Slovakia came out and dominated the first period in a way that clearly indicated how important that fourth playoff spot was. They outshot the Latvians 20-8 and spent much of the period in the offensive end, but try as they might they couldn’t beat Kristers Gudlevskis. Slovakia also had the only three power plays of the period, but they came up empty-handed.

"Our first period was our best of the tournament, but then we took a couple of penalties, but we were still in the game," Golian added. And in the overtime, two more penalties. Our PK did a great job."

To their credit, the Latvians played determined defence and weathered the storm, and then with Ali-like patience their rope-and-dope somehow yielded a late goal. Coming down three-on-two off the rush, Rihards Bukarts got the puck cross-ice to Miks Indrasis. He spotted Ralfs Friebergs alone in front, and Friebergs redirected the pass. Samuel Hlavaj made the save, but the puck bounced off Friebergs and dribbled into the goal at 18:39, giving the Latvians a most improbable lead after the first period.

Latvia used the momentum from that goal to play a much stronger and more confident second, but Slovakia still had plenty of good chances, all turned aside by Gudlevskis. The Latvians also had two of three power plays in the middle 20, which went for naught, and after two periods the score remained a nail-biting 1-0, a playoff spot very much hanging in the balance.
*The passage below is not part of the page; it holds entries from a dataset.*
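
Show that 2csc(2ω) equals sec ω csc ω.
LHS = 2/sin(2ω) = 2/(2 sin ω cos ω) = 1/(sin ω cos ω) = (1/cos ω)(1/sin ω) = sec ω csc ω = RHS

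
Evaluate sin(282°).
sin(282°) = -0.9781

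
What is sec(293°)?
sec(293°) = 2.559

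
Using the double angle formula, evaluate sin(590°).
sin(590°) = 2 sin 295° cos 295° = -0.766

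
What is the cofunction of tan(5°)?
tan(5°) = cot(90° - 5°) = cot(85°)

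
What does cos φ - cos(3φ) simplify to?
cos φ - cos(3φ) = 2 sin(2φ) sin φ (using Sum-to-product)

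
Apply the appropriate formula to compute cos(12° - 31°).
cos(12° - 31°) = cos 12° cos 31° + sin 12° sin 31° = 0.9455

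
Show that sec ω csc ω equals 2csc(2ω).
RHS = 2/sin(2ω) = 2/(2 sin ω cos ω) = 1/(sin ω cos ω) = (1/cos ω)(1/sin ω) = sec ω csc ω = LHS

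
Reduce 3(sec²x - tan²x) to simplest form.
3(sec²x - tan²x) = 3 (using Pythagorean identity)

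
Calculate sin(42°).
sin(42°) = 0.6691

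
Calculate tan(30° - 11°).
tan(30° - 11°) = (tan 30° - tan 11°)/(1 + tan 30° tan 11°) = 0.3443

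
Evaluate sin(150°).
sin(150°) = 1/2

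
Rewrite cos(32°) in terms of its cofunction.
cos(32°) = sin(90° - 32°) = sin(58°)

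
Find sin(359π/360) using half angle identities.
sin(359π/360) = √((1 - cos 359π/180)/2) = 0.008727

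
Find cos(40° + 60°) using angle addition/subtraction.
cos(40° + 60°) = cos 40° cos 60° - sin 40° sin 60° = -0.1736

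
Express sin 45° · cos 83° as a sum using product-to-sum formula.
sin 45° cos 83° = (1/2)[sin(45°+83°) + sin(45°-83°)]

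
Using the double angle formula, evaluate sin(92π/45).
sin(92π/45) = 2 sin 46π/45 cos 46π/45 = 0.1392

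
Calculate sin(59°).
sin(59°) = 0.8572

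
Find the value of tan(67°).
tan(67°) = 2.356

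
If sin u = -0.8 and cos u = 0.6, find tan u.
tan u = sin u / cos u = -1.333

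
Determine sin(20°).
sin(20°) = 0.342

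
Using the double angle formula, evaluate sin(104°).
sin(104°) = 2 sin 52° cos 52° = 0.9703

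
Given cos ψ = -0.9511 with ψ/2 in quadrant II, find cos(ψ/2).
cos(ψ/2) = ±√((1 + cos ψ)/2); negative since ψ/2 ∈ QII, so cos(ψ/2) = -0.1564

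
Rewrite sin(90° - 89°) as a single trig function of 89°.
sin(90° - 89°) = cos(89°)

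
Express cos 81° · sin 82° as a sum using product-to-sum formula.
cos 81° sin 82° = (1/2)[sin(81°+82°) - sin(81°-82°)]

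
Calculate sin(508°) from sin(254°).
sin(508°) = 2 sin 254° cos 254° = 0.5299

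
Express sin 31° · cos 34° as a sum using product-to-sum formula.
sin 31° cos 34° = (1/2)[sin(31°+34°) + sin(31°-34°)]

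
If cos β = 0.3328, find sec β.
sec β = 1/cos β = 3.005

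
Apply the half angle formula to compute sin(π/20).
sin(π/20) = √((1 - cos π/10)/2) = 0.1564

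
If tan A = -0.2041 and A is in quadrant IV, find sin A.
sin A = -0.2 (using tan²A + 1 = sec²A)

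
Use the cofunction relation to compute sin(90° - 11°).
sin(90° - 11°) = cos(11°) = 0.9816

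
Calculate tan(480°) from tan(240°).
tan(480°) = 2 tan 240° / (1 - tan²240°) = -√3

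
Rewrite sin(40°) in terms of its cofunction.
sin(40°) = cos(90° - 40°) = cos(50°)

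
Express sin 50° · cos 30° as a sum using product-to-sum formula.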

Slovakia came out with renewed purpose in the third and were, finally, rewarded. Pavol Regenda fought off two Latvians behind the goal to get the puck in front to Martin Pospisil, and Pospisil moved to his backhand, waited for Gudlevskis to commit, and then slid the puck into the open side at 2:06 to make it a 1-1 game.

From then on, you could cut the drama with a knife and both teams fought for their playoff lives.